"The house started to go into foreclosure back in May, and October we got out of that," she said.
While trying to save her west suburban River Grove home, other bills slipped. Kalandyk has been without heat most of the winter.
"I had owed at one time $2,300 on my bill, and I just kept falling further behind," she said.
With a total household income of about $3,500, most programs that offer financial aid considered Kalandyk's income too high.
"They don't have anything for anybody in the middle class that has problems," she told ABC7 Chicago.
The Low-Income Home Energy Assistance program, commonly known as 'LI-HEAP,' is usually the first stop for people looking for help to pay utilities. It's administered through CEDA, the Community and Economic Development Association.

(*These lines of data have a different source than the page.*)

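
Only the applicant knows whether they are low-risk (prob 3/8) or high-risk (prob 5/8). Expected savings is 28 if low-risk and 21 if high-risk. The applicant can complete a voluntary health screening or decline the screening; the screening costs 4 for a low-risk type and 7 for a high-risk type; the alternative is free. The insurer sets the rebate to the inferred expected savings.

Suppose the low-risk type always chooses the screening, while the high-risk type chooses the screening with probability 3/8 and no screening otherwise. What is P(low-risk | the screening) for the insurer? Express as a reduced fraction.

P(the screening) = (3/8)·1 + (5/8)·(3/8) = 39/64.
By Bayes' rule, P(low-risk | the screening) = (3/8) / (39/64) = 8/13.

8/13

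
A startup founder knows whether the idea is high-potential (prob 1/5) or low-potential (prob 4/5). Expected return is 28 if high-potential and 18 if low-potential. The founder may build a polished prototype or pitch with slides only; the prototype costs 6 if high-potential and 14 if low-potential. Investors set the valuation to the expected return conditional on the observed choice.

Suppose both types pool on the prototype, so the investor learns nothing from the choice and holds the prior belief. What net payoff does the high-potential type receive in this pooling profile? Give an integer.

Pooled valuation = 1/5·28 + 4/5·18 = 20.
high-potential pays cost 6 for the prototype, so net payoff = 20 − 6 = 14.

14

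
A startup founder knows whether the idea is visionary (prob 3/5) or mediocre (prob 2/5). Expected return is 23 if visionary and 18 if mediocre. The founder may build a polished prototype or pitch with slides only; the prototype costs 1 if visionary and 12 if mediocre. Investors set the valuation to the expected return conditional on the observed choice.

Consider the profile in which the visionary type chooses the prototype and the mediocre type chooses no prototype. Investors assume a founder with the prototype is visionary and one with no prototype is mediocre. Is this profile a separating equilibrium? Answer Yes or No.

Yes

Under these beliefs, the prototype earns valuation 23 and no prototype earns valuation 18.
visionary: the prototype nets 23 − 1 = 22; no prototype nets 18. visionary prefers the prototype.
mediocre: the prototype nets 23 − 12 = 11; no prototype nets 18. mediocre prefers no prototype.
Neither type deviates, so the separating profile is an equilibrium.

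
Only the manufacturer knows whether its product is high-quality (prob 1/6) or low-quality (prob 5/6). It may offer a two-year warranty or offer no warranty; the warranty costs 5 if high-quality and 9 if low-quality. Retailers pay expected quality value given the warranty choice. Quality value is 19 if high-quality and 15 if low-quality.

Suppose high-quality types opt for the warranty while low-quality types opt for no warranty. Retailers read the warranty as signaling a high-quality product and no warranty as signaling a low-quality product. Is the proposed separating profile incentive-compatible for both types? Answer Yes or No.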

The program received an extra $116 million in funding this year. But a family of four must earn less than $32,000 dollars to qualify.
And just days ago, Nicor, Peoples Gas and North Shore gas joined in a "Good Samaritan" program with the Salvation Army that allows low-income customers to have their gas reconnected for only 20-percent of the bill or $250, whichever is lowest.
But those programs don't help people like Kalandyk.
Noni Brennan, who heads The Emergency Fund, a non-profit agency that gives hardship grants to people in crisis, says they are seeing a considerable increase in need from people who make more money.
"We've seen calls go up by about 350 percent over the past year. We've seen people whose incomes are over 35,000 a year," Brennan said. "Requests for assistance from them go up over 60 percent."
The Emergency Fund distributes grants through 60 partner agencies throughout the city and suburbs, including Catholic Charities-Waukegan, Metropolitan Family Services and Saint Sabina church.
"Everybody is being inundated now with people who are looking for help," said Brennan.
Annette Martinez of Nicor gas says her company also has evidence that more of their customers are feeling the squeeze.
"Currently, there are about 40 percent more [customers' utilities] that are off for non-payment than there were last year," Martinez said. "That's why, earlier this year, we launched a proactive program that allowed customers that had their service severed to be restored for 50 percent of their balance.
Usually, customers have to pay the entire balance to have service restored. Peoples Gas offers grants through their "Share the Warmth" program, under which a family of four could earn more than $42,000 and still qualify.
Kalandyk took advantage of one of the programs to have her service restored. Now, she's just hoping she can keep up with the rest of her bills.
"You lose your job, and then that's it. You're down to one paycheck. You're in a hole right there," Kalandyk said.
ComEd just donated $500-thousand to The Emergency Fund to help customers whose electricity has been shut-off.